Como entender e acreditar num Ano Santo, quando o que se encerra foi marcado por tantas e tamanhas crises e degenerações político-sociais? Será possível reverter esse quadro através de um rito ou promulgação religiosa apenas? Um papa possui tão grandes poderes? Na visão secularizada de uma sociedade imersa em seus problemas e contradições, são essas as perguntas mais corriqueiras. Mas na visão cristã, a proclamação de um Ano Santo vai muito além dessas picuinhas mundanas. Senão, vejamos…
Um Ano Santo vem de uma tradição judaico-cristã. Na celebração judaica, que acontecia a cada 50 anos, o chamado ano sabático era um tempo de descanso, de perdão, de gratidão, de louvor. Nada mais se fazia a não ser buscar a reconciliação, dar descanso aos campos, libertar os escravos, devolver propriedades a seus legítimos donos e perdoar todas as dívidas. Baseavam-se no livro de Levítico, que diz: “Santificareis o qüinquagésimo ano, proclamando na vossa terra a liberdade de todos os que a habitam. Este ano será para vós Jubileu: cada um de vós voltará à sua propriedade e à sua família” (Lv 25,10). Assim, em uníssono, todo ser humano, rico ou pobre, escravo ou prisioneiro, colocavam-se num plano de igualdade e de gratidão a Deus pelo dom da vida. Ganhavam novo recomeço, nova oportunidade de se reposicionarem diante de Deus e da sociedade.

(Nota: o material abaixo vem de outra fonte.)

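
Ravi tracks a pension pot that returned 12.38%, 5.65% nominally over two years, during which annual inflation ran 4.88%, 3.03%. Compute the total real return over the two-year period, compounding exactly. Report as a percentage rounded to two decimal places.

Compound the nominal returns: 1.1238 × 1.0565 = 1.187295.
Compound inflation: 1.0488 × 1.0303 = 1.080579.
Deflate: 1.187295 / 1.080579 = 1.098758.
Total real return = 1.098758 − 1 → 9.88%.

9.88%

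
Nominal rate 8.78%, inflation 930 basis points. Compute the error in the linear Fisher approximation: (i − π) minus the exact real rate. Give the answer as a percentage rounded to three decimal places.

Approximate: r ≈ 8.780% − 9.300% = -0.5200%
Exact: (1 + 0.0878)/(1 + 0.0930) − 1 = -0.4758%
Error = -0.5200% − (-0.4758%) = -0.0442% → -0.044%.

-0.044%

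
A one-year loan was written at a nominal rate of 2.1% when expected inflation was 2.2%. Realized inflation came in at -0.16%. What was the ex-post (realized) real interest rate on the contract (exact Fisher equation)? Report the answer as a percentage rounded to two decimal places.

2.26%

Ex-post: (1 + 0.0210)/(1 − 0.0016) − 1 = 2.2636%
So the realized real rate is 2.26%.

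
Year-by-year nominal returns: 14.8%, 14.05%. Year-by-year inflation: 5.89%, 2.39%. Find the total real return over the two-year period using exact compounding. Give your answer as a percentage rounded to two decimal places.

20.76%

Nominal growth factor = 1.1480 × 1.1405 = 1.309294
Price-level growth factor = 1.0589 × 1.0239 = 1.084208
Real growth factor = 1.309294 / 1.084208 = 1.207604
Total real return = 1.207604 − 1 → 20.76%.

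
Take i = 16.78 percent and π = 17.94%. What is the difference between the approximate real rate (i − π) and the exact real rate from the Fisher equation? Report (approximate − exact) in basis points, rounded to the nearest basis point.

-18 basis points

Approximate: r ≈ 16.780% − 17.940% = -1.1600%
Exact: (1 + 0.1678)/(1 + 0.1794) − 1 = -0.9836%
Error = -1.1600% − (-0.9836%) = -0.1764% → -18 basis points.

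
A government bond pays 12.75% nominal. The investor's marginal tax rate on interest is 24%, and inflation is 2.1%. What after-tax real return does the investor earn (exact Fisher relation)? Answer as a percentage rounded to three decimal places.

After-tax nominal return = 12.75% × (1 − 0.24) = 9.6900%.
1 + r = 1.09690 / 1.02100 = 1.074339
After-tax real rate = 1.074339 − 1 → 7.434%.

7.434%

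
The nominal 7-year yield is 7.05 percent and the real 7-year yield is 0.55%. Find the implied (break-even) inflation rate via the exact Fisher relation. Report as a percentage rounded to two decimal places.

(1 + π) = (1 + i)/(1 + r) = 1.07050 / 1.00550 = 1.064644
Break-even inflation = 1.064644 − 1 → 6.46%.

6.46%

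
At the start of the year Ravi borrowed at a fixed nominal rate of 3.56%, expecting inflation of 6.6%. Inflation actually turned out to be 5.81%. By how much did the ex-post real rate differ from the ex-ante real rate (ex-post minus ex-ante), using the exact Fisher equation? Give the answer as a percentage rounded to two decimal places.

0.73%

Ex-ante: (1 + 0.0356)/(1 + 0.0660) − 1 = -2.8518%
Ex-post: (1 + 0.0356)/(1 + 0.0581) − 1 = -2.1265%
Difference (ex-post − ex-ante) = 0.7253% → 0.73%.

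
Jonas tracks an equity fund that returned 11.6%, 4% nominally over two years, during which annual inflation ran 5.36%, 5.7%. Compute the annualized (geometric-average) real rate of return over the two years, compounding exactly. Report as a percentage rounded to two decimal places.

Nominal growth factor = 1.1160 × 1.0400 = 1.16064000
Price-level growth factor = 1.0536 × 1.0570 = 1.11365520
Real growth factor = 1.16064000 / 1.11365520 = 1.04218972
Annualized real rate = 1.04218972^(1/2) − 1 = 2.0877% → 2.09%.

2.09%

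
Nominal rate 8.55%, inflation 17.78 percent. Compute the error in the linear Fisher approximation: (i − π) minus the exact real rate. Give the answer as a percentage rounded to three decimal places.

-1.393%

Approximate: r ≈ 8.550% − 17.780% = -9.2300%
Exact: (1 + 0.0855)/(1 + 0.1778) − 1 = -7.8366%
Error = -9.2300% − (-7.8366%) = -1.3934% → -1.393%.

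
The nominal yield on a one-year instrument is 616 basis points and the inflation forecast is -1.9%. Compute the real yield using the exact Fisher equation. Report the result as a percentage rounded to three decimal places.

8.216%

By the Fisher identity, 1 + r = (1 + i)/(1 + π).
1 + r = 1.06160 / 0.98100 = 1.082161
r = 1.082161 − 1 = 8.2161%, i.e. 8.216%.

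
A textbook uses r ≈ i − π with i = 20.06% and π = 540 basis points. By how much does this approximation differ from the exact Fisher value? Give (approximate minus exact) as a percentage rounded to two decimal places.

Approximate: r ≈ 20.060% − 5.400% = 14.6600%
Exact: (1 + 0.2006)/(1 + 0.0540) − 1 = 13.9089%
Error = 14.6600% − 13.9089% = 0.7511% → 0.75%.

0.75%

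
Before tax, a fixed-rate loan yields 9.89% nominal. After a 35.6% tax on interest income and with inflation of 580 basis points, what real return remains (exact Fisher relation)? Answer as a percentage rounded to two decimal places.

After-tax nominal return = 9.89% × (1 − 0.356) = 6.36916%.
1 + r = 1.0636916 / 1.05800 = 1.005380
After-tax real rate = 1.005380 − 1 → 0.54%.

0.54%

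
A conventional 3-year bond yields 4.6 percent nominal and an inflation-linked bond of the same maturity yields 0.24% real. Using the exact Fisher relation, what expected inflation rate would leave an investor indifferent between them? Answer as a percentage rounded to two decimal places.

(1 + π) = (1 + i)/(1 + r) = 1.04600 / 1.00240 = 1.043496
Break-even inflation = 1.043496 − 1 → 4.35%.

4.35%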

Na tradição cristã essa celebração baseia-se nas palavras do próprio Jesus, quando visita uma Sinagoga num dia de sábado e proclama sobre si as palavras do profeta Isaias: “O Espírito do Senhor está sobre mim, por isso ele me ungiu e me mandou anunciar aos pobres uma mensagem, para proclamar aos prisioneiros a libertação e aos cegos a recuperação da vista, para colocar em liberdade os oprimidos e proclamar um ano da graça do Senhor” (Lc 4, 18-20). Era Ele o emissário de um novo tempo, o portador de uma nova aliança. Estavam abertas as portas da redenção!

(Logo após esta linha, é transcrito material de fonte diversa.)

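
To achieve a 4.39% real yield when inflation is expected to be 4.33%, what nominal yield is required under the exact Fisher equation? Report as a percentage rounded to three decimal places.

(1 + i) = (1 + r)(1 + π) = 1.04390 × 1.04330 = 1.08910087
i = 1.08910087 − 1, so the required nominal rate is 8.910%.

8.910%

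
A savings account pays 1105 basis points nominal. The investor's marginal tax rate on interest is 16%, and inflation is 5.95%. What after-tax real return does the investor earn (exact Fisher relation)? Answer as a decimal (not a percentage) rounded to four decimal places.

0.0314

After-tax nominal return = 11.05% × (1 − 0.16) = 9.2820%.
1 + r = 1.09282 / 1.05950 = 1.031449
After-tax real rate = 1.031449 − 1 → 0.0314.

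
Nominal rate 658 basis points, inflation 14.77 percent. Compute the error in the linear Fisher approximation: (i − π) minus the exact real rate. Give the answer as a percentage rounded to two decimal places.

Approximate: r ≈ 6.580% − 14.770% = -8.1900%
Exact: (1 + 0.0658)/(1 + 0.1477) − 1 = -7.1360%
Error = -8.1900% − (-7.1360%) = -1.0540% → -1.05%.

-1.05%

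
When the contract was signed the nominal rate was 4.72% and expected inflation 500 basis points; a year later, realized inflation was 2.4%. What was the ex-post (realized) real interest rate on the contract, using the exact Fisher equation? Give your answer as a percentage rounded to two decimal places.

Ex-post: (1 + 0.0472)/(1 + 0.0240) − 1 = 2.2656%
So the realized real rate is 2.27%.

2.27%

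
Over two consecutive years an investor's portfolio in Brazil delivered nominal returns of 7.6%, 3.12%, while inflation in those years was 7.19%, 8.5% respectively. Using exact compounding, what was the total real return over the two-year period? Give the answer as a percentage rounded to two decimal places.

Nominal growth factor = 1.0760 × 1.0312 = 1.1095712
Price-level growth factor = 1.0719 × 1.0850 = 1.1630115
Real growth factor = 1.1095712 / 1.1630115 = 0.9540501
Total real return = 0.9540501 − 1 → -4.59%.

-4.59%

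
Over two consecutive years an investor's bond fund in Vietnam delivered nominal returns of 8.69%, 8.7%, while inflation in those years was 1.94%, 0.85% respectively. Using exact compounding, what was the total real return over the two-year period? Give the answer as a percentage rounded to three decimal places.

14.921%

Nominal growth factor = 1.0869 × 1.0870 = 1.181460
Price-level growth factor = 1.0194 × 1.0085 = 1.028065
Real growth factor = 1.181460 / 1.028065 = 1.149208
Total real return = 1.149208 − 1 → 14.921%.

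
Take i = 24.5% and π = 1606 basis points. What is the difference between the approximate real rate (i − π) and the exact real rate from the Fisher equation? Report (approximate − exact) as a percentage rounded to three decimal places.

Approximate: r ≈ 24.500% − 16.060% = 8.4400%
Exact: (1 + 0.2450)/(1 + 0.1606) − 1 = 7.2721%
Error = 8.4400% − 7.2721% = 1.1679% → 1.168%.

1.168%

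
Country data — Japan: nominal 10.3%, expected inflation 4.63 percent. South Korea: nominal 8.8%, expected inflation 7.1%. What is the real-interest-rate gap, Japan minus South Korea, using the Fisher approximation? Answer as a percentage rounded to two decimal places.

Japan: 10.3% − 4.63% = 5.670%
South Korea: 8.8% − 7.1% = 1.700%
Differential = 3.970% → 3.97%.

3.97%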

Mesmo assim, foram necessários mais 1300 anos para sua Igreja perceber a importância deste “ano da graça” na história humana. Somente após esse período é que o Papa Bonifácio VIII oficializou o primeiro Ano Santo como celebração periódica e oportunidade de indulgências e santificação do povo. Foi um acontecimento inesquecível, que trouxe a Roma um grande número de peregrinos e fiéis que se prostravam aos pés dos túmulos de Pedro e Paulo. Desde então, a Igreja dá continuidade a essa tradição, prevista e anunciada por Cristo como tempo de Reconciliação. Aliás, é exatamente esse o maior significado de um Ano Santo, quando o povo de Deus é convidado a buscar nos sacramentos uma maior sintonia com os planos do Pai na nossa história. Sua periodicidade tem por meta atingir todas as gerações.

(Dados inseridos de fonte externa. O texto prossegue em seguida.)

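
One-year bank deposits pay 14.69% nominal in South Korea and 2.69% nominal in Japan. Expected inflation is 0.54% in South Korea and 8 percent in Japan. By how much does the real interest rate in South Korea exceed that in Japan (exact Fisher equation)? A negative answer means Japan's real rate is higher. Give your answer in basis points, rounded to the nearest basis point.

1899 basis points

South Korea: (1 + 0.1469)/(1 + 0.0054) − 1 = 14.0740%
Japan: (1 + 0.0269)/(1 + 0.0800) − 1 = -4.9167%
Differential = 14.0740% − (-4.9167%) = 18.9907% → 1899 basis points.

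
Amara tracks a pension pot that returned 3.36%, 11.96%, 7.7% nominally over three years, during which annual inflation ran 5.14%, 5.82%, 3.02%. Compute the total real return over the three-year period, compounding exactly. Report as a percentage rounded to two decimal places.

8.74%

Compound the nominal returns: 1.0336 × 1.1196 × 1.0770 = 1.246324.
Compound inflation: 1.0514 × 1.0582 × 1.0302 = 1.146192.
Deflate: 1.246324 / 1.146192 = 1.087361.
Total real return = 1.087361 − 1 → 8.74%.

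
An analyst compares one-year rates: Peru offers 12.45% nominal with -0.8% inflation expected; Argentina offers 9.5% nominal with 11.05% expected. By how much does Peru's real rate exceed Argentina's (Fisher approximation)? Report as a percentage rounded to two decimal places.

Peru: 12.45% − (-0.8%) = 13.250%
Argentina: 9.5% − 11.05% = -1.550%
Differential = 14.800% → 14.80%.

14.80%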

Agora se abrem para o mundo as portas de um novo ano jubilar. Com o tema “Deus rico em misericórdia” (Ef 2,4), o papa Francisco o proclama em caráter extraordinário, para celebrar os cinqüenta anos do Concílio Vaticano II e dar à Igreja a oportunidade de refletir sobre o tema mais proferido em seu pontificado (citado 31 vezes só na encíclica Evangelli Gaudium), a misericórdia. Com proveito e fundamento nas leituras de Lucas (o evangelista da misericórdia), Francisco abriu mais uma vez a Porta Santa de Pedro. Convida-nos a um novo tempo com olhar mais atento aos caminhos que estamos trilhando, rumo ou não à Salvação prometida pelo Pai da Misericórdia. Aliás, o sentido dessa palavra já é um grande questionamento: era o nome de um punhal usado para matar os inimigos dominados ou feridos num combate. O chamado golpe de misericórdia. Etimologicamente, é muito mais. Significa que toda miséria humana (misere) passa pelo coração de Deus (córdia). Ele conhece nossas misérias e fraquezas. Mesmo assim nos abre as portas de seu coração amoroso.